The funding decision – released in draft final guidance today – means that PD-L1 inhibitor will be made available on the NHS in England immediately for people with locally-advanced NSCLC who can’t be treated with surgery and who have already had platinum-based chemotherapy plus concurrent radiation therapy.

NICE estimates there around 165 people will be eligible to receive Imfinzi (durvalumab) via the Cancer Drugs Fund (CDF) in the first year.

Imfinzi was approved by the European Commission for this patient group last September, opening up a niche for AZ’s drug in NSCLC where immunotherapy competitors – and particularly Merck & Co/MSD which dominates the NSCLC market – are not present. It was cleared by the FDA for the same indication the previous May.

The decision is based on a review of data from the PACIFIC trial, which NICE acknowledges showed that Imfinzi is a “big advance” in this patient group, with patients taking the drug going for an average of around two years without the disease progressing, versus six months for the placebo group.

The PACIFIC data was published in the New England Journal of Medicine (NEJM) in 2017, and showed that the median progression-free survival (PFS) with Imfinzi was 16.8 months, compared to 5.6 months with placebo, while an update last year showed that it reduced the risk of death by 32%.

The five-year survival rate for these patients has generally been around 15%, but NICE estimates that Imfinzi treatment could improve that to between 27% and 40%.

NICE’s independent technology appraisal committee concluded that durvalumab was “a potentially curative treatment,” but decided that the clinical trial data were too immature for this to be certain – hence the decision to offer it via the CDF rather than routinely on the NHS while more data is collected. Imfinzi was previously available in the UK at no charge through an early access programme.

The decision was welcomed by consultant clinical oncologist Dr Fiona McDonald, who advised the NICE committee on the review and described it as “the biggest advance we’ve seen for a number of years” in locally-advanced NSCLC.

“For our patients it’s fantastic news,” she added. “I expect to see an immediate impact on clinical practice, and for this treatment to become the standard of care for eligible patients.”

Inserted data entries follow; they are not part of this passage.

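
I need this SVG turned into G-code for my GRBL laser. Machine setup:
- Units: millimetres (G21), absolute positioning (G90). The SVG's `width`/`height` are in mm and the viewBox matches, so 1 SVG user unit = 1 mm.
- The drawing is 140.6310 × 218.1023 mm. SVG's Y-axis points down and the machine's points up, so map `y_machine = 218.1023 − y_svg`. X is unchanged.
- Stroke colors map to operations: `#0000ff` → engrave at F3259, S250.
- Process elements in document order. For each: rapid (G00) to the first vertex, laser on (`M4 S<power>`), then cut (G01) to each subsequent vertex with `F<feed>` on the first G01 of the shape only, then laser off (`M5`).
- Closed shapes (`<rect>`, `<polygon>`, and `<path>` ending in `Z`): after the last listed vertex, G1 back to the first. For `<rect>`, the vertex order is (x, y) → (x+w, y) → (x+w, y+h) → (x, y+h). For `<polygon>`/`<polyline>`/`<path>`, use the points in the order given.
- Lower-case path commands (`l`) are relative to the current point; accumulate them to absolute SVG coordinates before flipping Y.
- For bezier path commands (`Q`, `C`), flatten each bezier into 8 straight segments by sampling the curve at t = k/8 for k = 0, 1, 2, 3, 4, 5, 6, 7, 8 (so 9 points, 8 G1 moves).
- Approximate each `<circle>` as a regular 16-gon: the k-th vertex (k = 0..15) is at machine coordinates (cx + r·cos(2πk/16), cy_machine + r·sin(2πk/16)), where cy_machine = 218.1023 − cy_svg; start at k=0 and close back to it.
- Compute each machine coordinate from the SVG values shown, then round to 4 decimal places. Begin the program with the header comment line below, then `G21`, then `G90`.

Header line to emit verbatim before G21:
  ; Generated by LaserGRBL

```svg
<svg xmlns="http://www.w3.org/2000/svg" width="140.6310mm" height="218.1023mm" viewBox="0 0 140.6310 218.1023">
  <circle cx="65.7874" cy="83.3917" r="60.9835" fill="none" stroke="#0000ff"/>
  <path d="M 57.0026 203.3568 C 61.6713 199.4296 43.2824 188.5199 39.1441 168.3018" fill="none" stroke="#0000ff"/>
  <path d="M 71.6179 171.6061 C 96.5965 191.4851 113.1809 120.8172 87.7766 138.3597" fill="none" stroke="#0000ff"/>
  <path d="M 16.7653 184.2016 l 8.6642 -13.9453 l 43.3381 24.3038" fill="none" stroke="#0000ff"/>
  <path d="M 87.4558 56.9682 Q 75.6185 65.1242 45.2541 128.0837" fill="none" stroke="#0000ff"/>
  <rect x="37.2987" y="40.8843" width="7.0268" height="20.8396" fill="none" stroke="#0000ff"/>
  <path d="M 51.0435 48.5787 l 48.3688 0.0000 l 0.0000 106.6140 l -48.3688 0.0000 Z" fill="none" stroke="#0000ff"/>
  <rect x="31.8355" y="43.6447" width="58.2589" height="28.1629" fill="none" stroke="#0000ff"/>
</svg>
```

; Generated by LaserGRBL
G21
G90
G00 X126.7709 Y134.7106
M4 S250
G01 X122.1288 Y158.0480 F3259
G01 X108.9092 Y177.8324
G01 X89.1248 Y191.0520
G01 X65.7874 Y195.6941
G01 X42.4500 Y191.0520
G01 X22.6656 Y177.8324
G01 X9.4460 Y158.0480
G01 X4.8039 Y134.7106
G01 X9.4460 Y111.3732
G01 X22.6656 Y91.5888
G01 X42.4500 Y78.3692
G01 X65.7874 Y73.7271
G01 X89.1248 Y78.3692
G01 X108.9092 Y91.5888
G01 X122.1288 Y111.3732
G01 X126.7709 Y134.7106
M5
G00 X57.0026 Y14.7455
M4 S250
G01 X57.7454 Y16.5500 F3259
G01 X56.7638 Y19.0365
G01 X54.4949 Y22.2320
G01 X51.3760 Y26.1639
G01 X47.8442 Y30.8595
G01 X44.3369 Y36.3459
G01 X41.2911 Y42.6505
G01 X39.1441 Y49.8005
M5
G00 X71.6179 Y46.4962
M4 S250
G01 X80.5258 Y42.9368 F3259
G01 X88.2530 Y45.7714
G01 X94.4059 Y52.9051
G01 X98.5908 Y62.2432
G01 X100.4140 Y71.6908
G01 X99.4819 Y79.1531
G01 X95.4006 Y82.5353
G01 X87.7766 Y79.7426
M5
G00 X16.7653 Y33.9007
M4 S250
G01 X25.4295 Y47.8460 F3259
G01 X68.7676 Y23.5422
M5
G00 X87.4558 Y161.1341
M4 S250
G01 X84.2070 Y158.2388 F3259
G01 X80.3792 Y153.6309
G01 X75.9725 Y147.3104
G01 X70.9867 Y139.2772
G01 X65.4220 Y129.5315
G01 X59.2784 Y118.0731
G01 X52.5557 Y104.9022
G01 X45.2541 Y90.0186
M5
G00 X37.2987 Y177.2180
M4 S250
G01 X44.3255 Y177.2180 F3259
G01 X44.3255 Y156.3784
G01 X37.2987 Y156.3784
G01 X37.2987 Y177.2180
M5
G00 X51.0435 Y169.5236
M4 S250
G01 X99.4123 Y169.5236 F3259
G01 X99.4123 Y62.9096
G01 X51.0435 Y62.9096
G01 X51.0435 Y169.5236
M5
G00 X31.8355 Y174.4576
M4 S250
G01 X90.0944 Y174.4576 F3259
G01 X90.0944 Y146.2947
G01 X31.8355 Y146.2947
G01 X31.8355 Y174.4576
M5

1 u = 1 mm; y_m = 218.1023 − y.

[1] `<circle>` circle, #0000ff→engrave S250 F3259: (126.7709,134.7106) → (122.1288,158.0480) → (108.9092,177.8324) → (89.1248,191.0520) → (65.7874,195.6941) → (42.4500,191.0520) → (22.6656,177.8324) → (9.4460,158.0480) → (4.8039,134.7106) → (9.4460,111.3732) → (22.6656,91.5888) → (42.4500,78.3692) → (65.7874,73.7271) → (89.1248,78.3692) → (108.9092,91.5888) → (122.1288,111.3732) → (126.7709,134.7106) (closed)

[2] `<path>` cubic bezier, #0000ff→engrave S250 F3259: (57.0026,14.7455) → (57.7454,16.5500) → (56.7638,19.0365) → (54.4949,22.2320) → (51.3760,26.1639) → (47.8442,30.8595) → (44.3369,36.3459) → (41.2911,42.6505) → (39.1441,49.8005)

[3] `<path>` cubic bezier, #0000ff→engrave S250 F3259: (71.6179,46.4962) → (80.5258,42.9368) → (88.2530,45.7714) → (94.4059,52.9051) → (98.5908,62.2432) → (100.4140,71.6908) → (99.4819,79.1531) → (95.4006,82.5353) → (87.7766,79.7426)

[4] `<path>` open polyline, #0000ff→engrave S250 F3259: (16.7653,33.9007) → (25.4295,47.8460) → (68.7676,23.5422)

[5] `<path>` quadratic bezier, #0000ff→engrave S250 F3259: (87.4558,161.1341) → (84.2070,158.2388) → (80.3792,153.6309) → (75.9725,147.3104) → (70.9867,139.2772) → (65.4220,129.5315) → (59.2784,118.0731) → (52.5557,104.9022) → (45.2541,90.0186)

[6] `<rect>` rectangle, #0000ff→engrave S250 F3259: (37.2987,177.2180) → (44.3255,177.2180) → (44.3255,156.3784) → (37.2987,156.3784) → (37.2987,177.2180) (closed)

[7] `<path>` rectangle, #0000ff→engrave S250 F3259: (51.0435,169.5236) → (99.4123,169.5236) → (99.4123,62.9096) → (51.0435,62.9096) → (51.0435,169.5236) (closed)

[8] `<rect>` rectangle, #0000ff→engrave S250 F3259: (31.8355,174.4576) → (90.0944,174.4576) → (90.0944,146.2947) → (31.8355,146.2947) → (31.8355,174.4576) (closed)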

The PACIFIC target indication is viewed as a critical market for Imfinzi that could be a blockbuster market for the drug in its own right, perhaps worth $2 billion to $3 billion a year. Last year’s approvals for locally-advanced NSCLC came as sales of Imfinzi accelerated from just $19 million in 2017 to $633 million.

The backing also gives some comfort to AZ after its combination of Imfinzi and CTLA4 inhibitor tremelimumab bombed spectacularly in the MYSTIC trial in first-line NSCLC, a therapeutic category led by MSD’s PD-1 inhibitor Keytruda (pembrolizumab).